Dive Brief:
- Express Scripts — one of the largest pharmacy benefit managers in the country — has notched a major partnership with independent pharmacies, amid contentious relations between the two industries.
- The Cigna-owned PBM unveiled a collaboration on Thursday with pharmacy network CPESN USA to coordinate care delivery for seniors on Medicare with hypertension and diabetes, two common chronic conditions. CPESN’s independent pharmacies will also help identify at-risk patients and improve medication management, according to a release.
- Express Scripts and CPESN plan to expand the partnership based on client feedback, said a spokesperson for Evernorth, Cigna’s health services business and the division that includes Express Scripts. Financial terms of the partnership were not disclosed.
Dive Insight:
PBMs are drug middlemen that manage pharmacy benefits for health insurers. Among other duties, the companies contract with pharmacies to dispense drugs to insurers’ members and reimburse pharmacies an agreed-upon rate. Pharmacies also pay PBMs transaction fees for claims processing services.
However, independent pharmacies are increasingly blasting PBMs for forcing them into accepting lower reimbursement and higher fees.
According to independent pharmacies, major PBMs pay them lower rates than the PBM’s in-house pharmacies, direct business to their owned subsidiaries and pressure independent pharmacies to accept coercive and damaging fees.
Independent pharmacies have also raised alarms about the practice of spread pricing, when PBMs charge insurers a higher price for a drug than what they reimburse to the pharmacy, and keep the difference.
Due to increased financial pressures — including from PBMs — independent pharmacies have been closing across the U.S., but especially in rural areas. Almost half of U.S. counties are considered pharmacy deserts as a result of the closures.
Federal lawmakers and regulators have stepped into the fray, holding hearings about the situation and warning PBMs to halt business practices that threaten pharmacies’ financial health.

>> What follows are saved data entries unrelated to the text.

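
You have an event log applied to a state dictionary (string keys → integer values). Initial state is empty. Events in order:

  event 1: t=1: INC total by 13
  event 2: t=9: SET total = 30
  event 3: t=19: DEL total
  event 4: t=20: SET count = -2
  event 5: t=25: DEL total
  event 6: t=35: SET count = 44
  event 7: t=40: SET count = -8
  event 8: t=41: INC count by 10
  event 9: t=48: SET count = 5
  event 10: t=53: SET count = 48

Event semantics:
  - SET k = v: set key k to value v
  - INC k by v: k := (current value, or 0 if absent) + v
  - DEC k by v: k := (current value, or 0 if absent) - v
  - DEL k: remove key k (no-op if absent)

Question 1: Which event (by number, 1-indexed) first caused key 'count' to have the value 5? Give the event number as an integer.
Answer: 9

Derivation:
Looking for first event where count becomes 5:
  event 4: count = -2
  event 5: count = -2
  event 6: count = 44
  event 7: count = -8
  event 8: count = 2
  event 9: count 2 -> 5  <-- first match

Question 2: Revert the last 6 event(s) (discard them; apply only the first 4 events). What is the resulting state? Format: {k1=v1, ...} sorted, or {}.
Keep first 4 events (discard last 6):
  after event 1 (t=1: INC total by 13): {total=13}
  after event 2 (t=9: SET total = 30): {total=30}
  after event 3 (t=19: DEL total): {}
  after event 4 (t=20: SET count = -2): {count=-2}

Answer: {count=-2}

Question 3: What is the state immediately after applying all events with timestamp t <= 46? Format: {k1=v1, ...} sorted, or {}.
Apply events with t <= 46 (8 events):
  after event 1 (t=1: INC total by 13): {total=13}
  after event 2 (t=9: SET total = 30): {total=30}
  after event 3 (t=19: DEL total): {}
  after event 4 (t=20: SET count = -2): {count=-2}
  after event 5 (t=25: DEL total): {count=-2}
  after event 6 (t=35: SET count = 44): {count=44}
  after event 7 (t=40: SET count = -8): {count=-8}
  after event 8 (t=41: INC count by 10): {count=2}

Answer: {count=2}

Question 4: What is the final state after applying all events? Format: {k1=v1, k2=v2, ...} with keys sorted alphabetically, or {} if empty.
  after event 1 (t=1: INC total by 13): {total=13}
  after event 2 (t=9: SET total = 30): {total=30}
  after event 3 (t=19: DEL total): {}
  after event 4 (t=20: SET count = -2): {count=-2}
  after event 5 (t=25: DEL total): {count=-2}
  after event 6 (t=35: SET count = 44): {count=44}
  after event 7 (t=40: SET count = -8): {count=-8}
  after event 8 (t=41: INC count by 10): {count=2}
  after event 9 (t=48: SET count = 5): {count=5}
  after event 10 (t=53: SET count = 48): {count=48}

Answer: {count=48}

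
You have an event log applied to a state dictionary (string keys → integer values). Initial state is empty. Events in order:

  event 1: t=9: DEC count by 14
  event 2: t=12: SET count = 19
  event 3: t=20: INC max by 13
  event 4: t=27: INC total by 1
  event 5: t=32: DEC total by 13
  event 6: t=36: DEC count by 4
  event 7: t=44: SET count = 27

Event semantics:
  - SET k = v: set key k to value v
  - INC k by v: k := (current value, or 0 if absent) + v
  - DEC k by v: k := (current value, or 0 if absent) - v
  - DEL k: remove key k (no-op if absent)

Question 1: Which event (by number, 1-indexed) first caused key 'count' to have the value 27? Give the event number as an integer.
Answer: 7

Derivation:
Looking for first event where count becomes 27:
  event 1: count = -14
  event 2: count = 19
  event 3: count = 19
  event 4: count = 19
  event 5: count = 19
  event 6: count = 15
  event 7: count 15 -> 27  <-- first match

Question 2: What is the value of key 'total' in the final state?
Answer: -12

Derivation:
Track key 'total' through all 7 events:
  event 1 (t=9: DEC count by 14): total unchanged
  event 2 (t=12: SET count = 19): total unchanged
  event 3 (t=20: INC max by 13): total unchanged
  event 4 (t=27: INC total by 1): total (absent) -> 1
  event 5 (t=32: DEC total by 13): total 1 -> -12
  event 6 (t=36: DEC count by 4): total unchanged
  event 7 (t=44: SET count = 27): total unchanged
Final: total = -12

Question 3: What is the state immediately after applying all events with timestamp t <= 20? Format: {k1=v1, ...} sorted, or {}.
Answer: {count=19, max=13}

Derivation:
Apply events with t <= 20 (3 events):
  after event 1 (t=9: DEC count by 14): {count=-14}
  after event 2 (t=12: SET count = 19): {count=19}
  after event 3 (t=20: INC max by 13): {count=19, max=13}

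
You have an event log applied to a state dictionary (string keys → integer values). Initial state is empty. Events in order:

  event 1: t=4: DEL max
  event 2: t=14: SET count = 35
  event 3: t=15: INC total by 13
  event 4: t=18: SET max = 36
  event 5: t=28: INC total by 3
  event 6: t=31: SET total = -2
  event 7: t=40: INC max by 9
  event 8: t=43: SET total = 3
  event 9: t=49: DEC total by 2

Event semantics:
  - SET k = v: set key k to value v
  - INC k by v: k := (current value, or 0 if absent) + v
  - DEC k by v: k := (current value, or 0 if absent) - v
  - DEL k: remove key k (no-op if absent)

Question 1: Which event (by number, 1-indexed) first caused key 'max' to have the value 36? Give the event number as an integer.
Looking for first event where max becomes 36:
  event 4: max (absent) -> 36  <-- first match

Answer: 4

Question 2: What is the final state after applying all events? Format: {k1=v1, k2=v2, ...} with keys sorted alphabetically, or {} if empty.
Answer: {count=35, max=45, total=1}

Derivation:
  after event 1 (t=4: DEL max): {}
  after event 2 (t=14: SET count = 35): {count=35}
  after event 3 (t=15: INC total by 13): {count=35, total=13}
  after event 4 (t=18: SET max = 36): {count=35, max=36, total=13}
  after event 5 (t=28: INC total by 3): {count=35, max=36, total=16}
  after event 6 (t=31: SET total = -2): {count=35, max=36, total=-2}
  after event 7 (t=40: INC max by 9): {count=35, max=45, total=-2}
  after event 8 (t=43: SET total = 3): {count=35, max=45, total=3}
  after event 9 (t=49: DEC total by 2): {count=35, max=45, total=1}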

It’s one facet of a growing body of criticism against PBMs for business practices many stakeholders say are confusing at best and illegal at worst.
Despite an initiative launched last summer to improve relationship with independent pharmacies — including creating an advisory committee of pharmacists and increasing reimbursement for independent pharmacies in rural areas — Express Scripts hasn’t been able to avoid the fray.
The company — the second largest PBM in the U.S., managing prescriptions for almost 100 million Americans — was sued by a group of independent pharmacies in Wisconsin late last year for allegedly colluding with a competitor to fix lower reimbursement rates. Express Scripts has denied the allegations.
Still, Express Scripts says its new partnership with CPESN aims to expand on its bid to work more harmoniously with independent pharmacies.
“This collaboration with CPESN USA represents a meaningful step forward as we advance on our commitment to deepen relationships with independent pharmacists and remove barriers to quality care at the community level,” Adam Kautzner, the president of Express Scripts, said in a statement.
CPESN is potentially a major partner for Express Scripts. The group says it is the fourth-largest pharmacy contracting organization in the U.S., with more than 3,500 community pharmacy members — almost one-fifth of all independent pharmacies in the country.
Along with the care coordination aspects of the partnership, Express Scripts will also add those CPESN pharmacies to its retail pharmacy network, according to the release.
CPESN notched a similar partnership with CarelonRx, the PBM owned by insurer Elevance, in 2021.
Along with integrating more directly with pharmacists, major PBMs have also rolled out a number of “cost plus” pricing models meant to provide a more predictable revenue stream for pharmacies. In the models, pharmacies are reimbursed for the cost of a drug plus a predetermined markup.
Express Scripts and its competitors Caremark and Optum Rx, which are owned by CVS and UnitedHealth respectively, all rolled out cost plus pricing models last year.